There is an IMF (Impossible Mission Force) ensemble in M:i:III, but its members are strikingly undercharacterized. The very pretty Jonathan Rhys Meyers shows off his (surprisingly unconvincing for an Irishman) Irish accent while the Hawaii-born Hong Kong stunner Maggie Q shows off her (very convincing) legs. The returning Ving Rhames (as techie Luther) counsels Ethan that “a normal relationship isn’t viable” for an IMF agent, and it’s a testament to the writers’ economy that he holds this conversation while guiding Ethan (via an earpiece) through a field of machine-gun-wielding heavies. Keri Russell, the angel face of Abrams’s Felicity, shakes up her image with some good karate kicks, but it’s Monaghan as Ethan’s hospital-worker-fiancée who pulls a real person out of the haze of the movie’s Cruise worship. (They have carnal relations—rather unhygienically—in a medical supply closet: a rejoinder to South Park?)

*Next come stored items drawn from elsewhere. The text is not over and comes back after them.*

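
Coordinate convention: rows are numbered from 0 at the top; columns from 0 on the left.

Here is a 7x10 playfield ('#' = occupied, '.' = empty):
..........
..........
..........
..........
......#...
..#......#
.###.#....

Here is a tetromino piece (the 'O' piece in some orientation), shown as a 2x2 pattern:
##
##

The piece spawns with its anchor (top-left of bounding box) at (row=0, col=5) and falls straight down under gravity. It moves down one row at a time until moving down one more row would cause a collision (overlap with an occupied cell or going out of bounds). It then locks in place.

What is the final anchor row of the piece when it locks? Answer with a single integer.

Spawn at (row=0, col=5). Try each row:
  row 0: fits
  row 1: fits
  row 2: fits
  row 3: blocked -> lock at row 2

Answer: 2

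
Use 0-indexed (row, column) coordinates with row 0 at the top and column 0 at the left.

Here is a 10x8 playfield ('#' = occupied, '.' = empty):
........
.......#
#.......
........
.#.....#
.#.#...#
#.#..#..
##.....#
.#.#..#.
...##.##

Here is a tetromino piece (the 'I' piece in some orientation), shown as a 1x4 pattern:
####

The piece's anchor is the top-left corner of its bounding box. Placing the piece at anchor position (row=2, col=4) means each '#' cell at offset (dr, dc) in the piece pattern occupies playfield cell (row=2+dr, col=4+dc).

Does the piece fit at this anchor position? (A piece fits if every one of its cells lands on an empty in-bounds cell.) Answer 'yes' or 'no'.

Answer: yes

Derivation:
Check each piece cell at anchor (2, 4):
  offset (0,0) -> (2,4): empty -> OK
  offset (0,1) -> (2,5): empty -> OK
  offset (0,2) -> (2,6): empty -> OK
  offset (0,3) -> (2,7): empty -> OK
All cells valid: yes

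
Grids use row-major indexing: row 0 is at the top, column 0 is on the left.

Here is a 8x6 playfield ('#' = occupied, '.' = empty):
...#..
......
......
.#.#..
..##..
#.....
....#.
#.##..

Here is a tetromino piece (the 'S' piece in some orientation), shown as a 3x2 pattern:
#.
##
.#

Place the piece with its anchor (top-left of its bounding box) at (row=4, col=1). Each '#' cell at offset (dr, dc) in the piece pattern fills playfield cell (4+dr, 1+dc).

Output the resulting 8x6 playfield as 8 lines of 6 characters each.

Answer: ...#..
......
......
.#.#..
.###..
###...
..#.#.
#.##..

Derivation:
Fill (4+0,1+0) = (4,1)
Fill (4+1,1+0) = (5,1)
Fill (4+1,1+1) = (5,2)
Fill (4+2,1+1) = (6,2)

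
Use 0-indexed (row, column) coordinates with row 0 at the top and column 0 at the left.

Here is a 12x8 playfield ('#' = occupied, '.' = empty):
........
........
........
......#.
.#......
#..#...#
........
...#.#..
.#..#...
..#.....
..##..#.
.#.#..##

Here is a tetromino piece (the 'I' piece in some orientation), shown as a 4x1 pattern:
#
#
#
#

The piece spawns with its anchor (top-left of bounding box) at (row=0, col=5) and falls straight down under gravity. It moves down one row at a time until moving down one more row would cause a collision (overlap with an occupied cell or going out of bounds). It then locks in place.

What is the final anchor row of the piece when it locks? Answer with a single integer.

Answer: 3

Derivation:
Spawn at (row=0, col=5). Try each row:
  row 0: fits
  row 1: fits
  row 2: fits
  row 3: fits
  row 4: blocked -> lock at row 3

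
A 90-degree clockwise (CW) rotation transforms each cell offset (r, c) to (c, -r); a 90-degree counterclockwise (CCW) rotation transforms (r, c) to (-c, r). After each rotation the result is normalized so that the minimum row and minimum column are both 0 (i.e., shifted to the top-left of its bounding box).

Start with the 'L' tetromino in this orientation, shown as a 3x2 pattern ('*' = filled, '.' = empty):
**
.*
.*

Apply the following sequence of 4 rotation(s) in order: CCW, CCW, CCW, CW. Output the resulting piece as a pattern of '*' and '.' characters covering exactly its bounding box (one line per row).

Answer: *.
*.
**

Derivation:
Start:
**
.*
.*
After rotation 1 (CCW):
***
*..
After rotation 2 (CCW):
*.
*.
**
After rotation 3 (CCW):
..*
***
After rotation 4 (CW):
*.
*.
**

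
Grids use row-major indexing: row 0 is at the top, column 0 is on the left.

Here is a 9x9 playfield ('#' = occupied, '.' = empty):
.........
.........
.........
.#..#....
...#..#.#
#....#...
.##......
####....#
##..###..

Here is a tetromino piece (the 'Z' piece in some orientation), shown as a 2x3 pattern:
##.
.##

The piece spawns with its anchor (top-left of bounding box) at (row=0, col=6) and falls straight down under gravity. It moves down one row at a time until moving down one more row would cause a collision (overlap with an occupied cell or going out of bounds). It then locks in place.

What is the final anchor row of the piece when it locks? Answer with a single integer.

Answer: 2

Derivation:
Spawn at (row=0, col=6). Try each row:
  row 0: fits
  row 1: fits
  row 2: fits
  row 3: blocked -> lock at row 2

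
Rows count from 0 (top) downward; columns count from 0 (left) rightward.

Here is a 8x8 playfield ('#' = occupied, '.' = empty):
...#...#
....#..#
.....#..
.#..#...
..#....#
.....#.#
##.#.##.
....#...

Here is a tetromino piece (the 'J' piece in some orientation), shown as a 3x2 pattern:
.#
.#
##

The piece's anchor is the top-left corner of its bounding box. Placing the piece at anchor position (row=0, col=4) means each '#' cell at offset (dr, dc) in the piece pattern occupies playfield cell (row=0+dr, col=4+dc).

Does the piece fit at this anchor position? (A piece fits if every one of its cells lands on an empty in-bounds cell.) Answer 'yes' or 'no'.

Answer: no

Derivation:
Check each piece cell at anchor (0, 4):
  offset (0,1) -> (0,5): empty -> OK
  offset (1,1) -> (1,5): empty -> OK
  offset (2,0) -> (2,4): empty -> OK
  offset (2,1) -> (2,5): occupied ('#') -> FAIL
All cells valid: no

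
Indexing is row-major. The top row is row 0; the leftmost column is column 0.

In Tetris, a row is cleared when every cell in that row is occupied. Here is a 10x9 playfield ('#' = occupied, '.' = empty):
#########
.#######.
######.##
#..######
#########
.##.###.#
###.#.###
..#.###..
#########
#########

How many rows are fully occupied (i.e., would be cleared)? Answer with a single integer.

Check each row:
  row 0: 0 empty cells -> FULL (clear)
  row 1: 2 empty cells -> not full
  row 2: 1 empty cell -> not full
  row 3: 2 empty cells -> not full
  row 4: 0 empty cells -> FULL (clear)
  row 5: 3 empty cells -> not full
  row 6: 2 empty cells -> not full
  row 7: 5 empty cells -> not full
  row 8: 0 empty cells -> FULL (clear)
  row 9: 0 empty cells -> FULL (clear)
Total rows cleared: 4

Answer: 4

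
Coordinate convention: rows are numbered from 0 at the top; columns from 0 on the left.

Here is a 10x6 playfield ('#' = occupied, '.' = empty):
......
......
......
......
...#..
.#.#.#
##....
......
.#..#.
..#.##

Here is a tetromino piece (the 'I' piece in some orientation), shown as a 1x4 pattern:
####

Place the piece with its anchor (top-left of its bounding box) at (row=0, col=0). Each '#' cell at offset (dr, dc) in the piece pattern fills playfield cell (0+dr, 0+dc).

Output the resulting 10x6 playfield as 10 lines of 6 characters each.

Fill (0+0,0+0) = (0,0)
Fill (0+0,0+1) = (0,1)
Fill (0+0,0+2) = (0,2)
Fill (0+0,0+3) = (0,3)

Answer: ####..
......
......
......
...#..
.#.#.#
##....
......
.#..#.
..#.##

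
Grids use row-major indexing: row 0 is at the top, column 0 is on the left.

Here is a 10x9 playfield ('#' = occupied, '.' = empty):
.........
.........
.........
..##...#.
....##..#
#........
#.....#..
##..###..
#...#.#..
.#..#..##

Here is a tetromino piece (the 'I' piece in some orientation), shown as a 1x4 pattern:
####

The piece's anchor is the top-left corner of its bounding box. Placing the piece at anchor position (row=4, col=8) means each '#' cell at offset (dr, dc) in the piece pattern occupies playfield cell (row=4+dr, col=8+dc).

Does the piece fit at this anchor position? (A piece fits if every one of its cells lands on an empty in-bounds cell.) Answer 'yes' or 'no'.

Check each piece cell at anchor (4, 8):
  offset (0,0) -> (4,8): occupied ('#') -> FAIL
  offset (0,1) -> (4,9): out of bounds -> FAIL
  offset (0,2) -> (4,10): out of bounds -> FAIL
  offset (0,3) -> (4,11): out of bounds -> FAIL
All cells valid: no

Answer: no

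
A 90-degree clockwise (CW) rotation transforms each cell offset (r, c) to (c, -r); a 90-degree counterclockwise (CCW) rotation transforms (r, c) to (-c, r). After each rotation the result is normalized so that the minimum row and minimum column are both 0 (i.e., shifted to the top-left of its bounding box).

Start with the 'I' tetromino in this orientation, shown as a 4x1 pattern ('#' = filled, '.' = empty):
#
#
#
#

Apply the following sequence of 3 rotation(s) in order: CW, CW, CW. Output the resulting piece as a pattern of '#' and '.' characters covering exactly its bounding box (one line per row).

Answer: ####

Derivation:
Start:
#
#
#
#
After rotation 1 (CW):
####
After rotation 2 (CW):
#
#
#
#
After rotation 3 (CW):
####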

The screenplay (by Alex Kurtzman, Roberto Orci, and Abrams) builds to yet another senseless twist that’s best not to dwell on for fear of short-circuiting one’s beautiful mind, but at least Abrams keeps the action whizzing along. The staging isn’t especially witty, though: There are no flourishes to savor. Instead, there are big-deal stunts. You get Cruise scaling a Vatican wall and doing a swan dive off an angled, blue-lit Shanghai skyscraper. You get the familiar slowed-down shot of him leaping over a crevice, with all four limbs pumping furiously. He is a silly man, but you have to respect his hustle.

Going into M:i:III, I was most excited to see how the ultraserious Hoffman, fresh from his Oscar-winning turn as Truman Capote, would do as a super-villain. He does fine; he plays it purposefully monotonic. That might be Hoffman’s lone failing as an actor—that he tends to settle into one key and thinks it’s a mark of integrity never to leave it. He’s more fun to watch—more limber, more alive—in one of those trademark Mission: Impossible rubber-mask scenes in which he plays Tom Cruise playing him. He even flashes a Cruise-like smile. I felt a twinge of disappointment when Ethan peeled off the mask and there was Cruise again, still tiresomely proving himself.

Down in the Valley has an authentic emotional vibe that almost carries you past the movie’s swerve from plaintive romance to something more unhinged. The writer-director, David Jacobson, has caught hold of a great idea and done it justice: the way real love can bloom out of a mutual delusion. Tobe (Evan Rachel Wood) is a nubile Valley Girl who, on a trip with her friends to the beach, gazes through the windshield at the rangy, diffident young man (Edward Norton) in a cowboy hat who fills the car with gas. His quiet, gentle demeanor captures her instantly, and he responds to the steadiness—the un–Valley Girlishness—of her attraction. They make an enchanting pair of ingenues.